VwGH zur Verzinsung von Umsatzsteueransprüchen

Der EuGH beschäftigte sich im Mai 2021 mit der Frage ob Umsatzsteuerrückforderungen, die vom Finanzamt erst nach Durchführung von Prüfungsmaßnahmen zu einem späteren Zeitpunkt anerkannt werden, der Verzinsung unterliegen. Dabei wurde entschieden, dass Unternehmer jedenfalls Anspruch auf die Verzinsung von Umsatzsteuerguthaben haben, wenn nicht innerhalb einer angemessenen Frist erstattet wurde.

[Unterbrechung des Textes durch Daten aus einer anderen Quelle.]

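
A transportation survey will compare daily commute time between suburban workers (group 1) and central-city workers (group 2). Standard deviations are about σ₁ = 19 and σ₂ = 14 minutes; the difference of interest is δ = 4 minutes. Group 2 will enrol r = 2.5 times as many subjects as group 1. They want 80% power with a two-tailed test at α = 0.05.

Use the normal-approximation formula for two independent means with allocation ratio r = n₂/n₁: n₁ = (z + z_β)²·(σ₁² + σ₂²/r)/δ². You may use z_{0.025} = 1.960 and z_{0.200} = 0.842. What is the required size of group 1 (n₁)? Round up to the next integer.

n₁ = (z_{α/2} + z_β)² · (σ₁² + σ₂²/r) / δ²
   = (1.960 + 0.842)² · (19² + 14²/2.5) / 4²
   = 7.8512 · (361 + 78.4) / 16
   = 7.8512 · 439.4 / 16
   = 215.61
Round up → n₁ = 216; n₂ = r·n₁ = 2.5 × 216 = 540.

n₁ = 216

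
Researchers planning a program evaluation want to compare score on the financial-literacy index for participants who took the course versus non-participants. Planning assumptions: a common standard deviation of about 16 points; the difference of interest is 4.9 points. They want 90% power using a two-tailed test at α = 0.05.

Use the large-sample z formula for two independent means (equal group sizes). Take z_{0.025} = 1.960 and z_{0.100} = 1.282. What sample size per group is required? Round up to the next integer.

n = 225 per group

n = (z_{α/2} + z_β)² · (σ₁² + σ₂²) / δ²
  = (1.960 + 1.282)² · (2·16² = 512) / 4.9²
  = 10.5106 · 512 / 24.01
  = 224.13
Round up → n = 225 per group.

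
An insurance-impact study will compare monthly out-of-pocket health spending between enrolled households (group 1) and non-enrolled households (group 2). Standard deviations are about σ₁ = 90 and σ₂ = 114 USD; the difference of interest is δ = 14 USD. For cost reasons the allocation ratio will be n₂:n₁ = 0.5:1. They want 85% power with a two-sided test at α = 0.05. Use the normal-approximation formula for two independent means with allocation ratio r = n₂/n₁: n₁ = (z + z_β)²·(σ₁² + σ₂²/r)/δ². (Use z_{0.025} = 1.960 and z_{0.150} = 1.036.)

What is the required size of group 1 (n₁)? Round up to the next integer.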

In seiner Nachfolgeentscheidung vom 30.06.2021 (Ro 2017/15/0035-9) verweist der VwGH auf den Grundsatz des Unionsrechtes betreffend das Recht auf Erstattung der Vorsteuer innerhalb angemessener Frist. Der VwGH hat alles zu unternehmen, um die volle Wirksamkeit dieser unionsrechtlichen Verpflichtung durch eine unionsrechtskonforme Auslegung des nationalen Rechts sicherzustellen. Weder das österreichische materielle Abgabenrecht noch das österreichische Abgabenverfahrensrecht sehen eine allgemeine Verzinsung von Abgabenschulden oder Abgabengutschriften vor. Allerdings enthält die BAO für mehrere konkret definierte Tatbestände sehr wohl Zinsfolgen. In diesem Zusammenhang verweist der VwGH auf die Bestimmungen für Anspruchszinsen (§ 205 BAO), Beschwerdezinsen (§ 205a BAO) sowie Aussetzungszinsen (§ 212a BAO). Aufgrund der beantragten Zinsen von Umsatzsteuer-Ansprüchen erlauben diese Vorschriften eine Rechtsanalogie zur Auflösung des derzeit bestehenden Normenkonflikts zwischen nationalem Recht und (nicht unmittelbar anwendbarem) Unionsrecht. In entsprechender Anwendung des diesen Bestimmungen zu Grunde liegenden Regelungsprinzips besteht der vom Revisionswerber geltend gemachte Zinsenanspruch zu Recht. Folglich ist der Zinssatz von zwei Prozentpunkten über dem Basiszinssatz auch in Fällen der Verzinsung von Umsatzsteuer-Ansprüchen heranzuziehen. Bezüglich der Fragen des genauen Beginns eines solchen Zinsenlaufs ist nach Ansicht des VwGH mangels gesetzlicher Regelung eine einzelfallbezogene Prüfung notwendig.

Praxisfolgen

Bislang können österreichische Steuerpflichtige nur dann Zinsen im Bereich der Umsatzsteuer beantragen, soweit eine bereits entrichtete Abgabenschuldigkeit im Rahmen des Rechtsmittelverfahrens herabgesetzt wird. Mit dieser Nachfolgeentscheidung werden die Möglichkeiten der Verzinsung von Umsatzsteuerrückforderungsansprüchen wesentlich erweitert. Die Rechtsprechung ist allgemein auf Fälle übertragbar, bei denen einem Steuerpflichtigen ein Anspruch auf Umsatzsteuerrückforderung zusteht, bei welchen es jedoch durch die Finanzverwaltung zu Verzögerungen bei der tatsächlichen Rückerstattung kommt. Folglich sollten Steuerpflichtige prüfen, ob solche Fälle in ihrem Unternehmen bestehen und einen Antrag auf Verzinsung der Umsatzsteuerrückforderung an das Finanzamt stellen.

Abzuwarten bleibt selbstverständlich noch die zu erwartende Reaktion Gesetzgebers.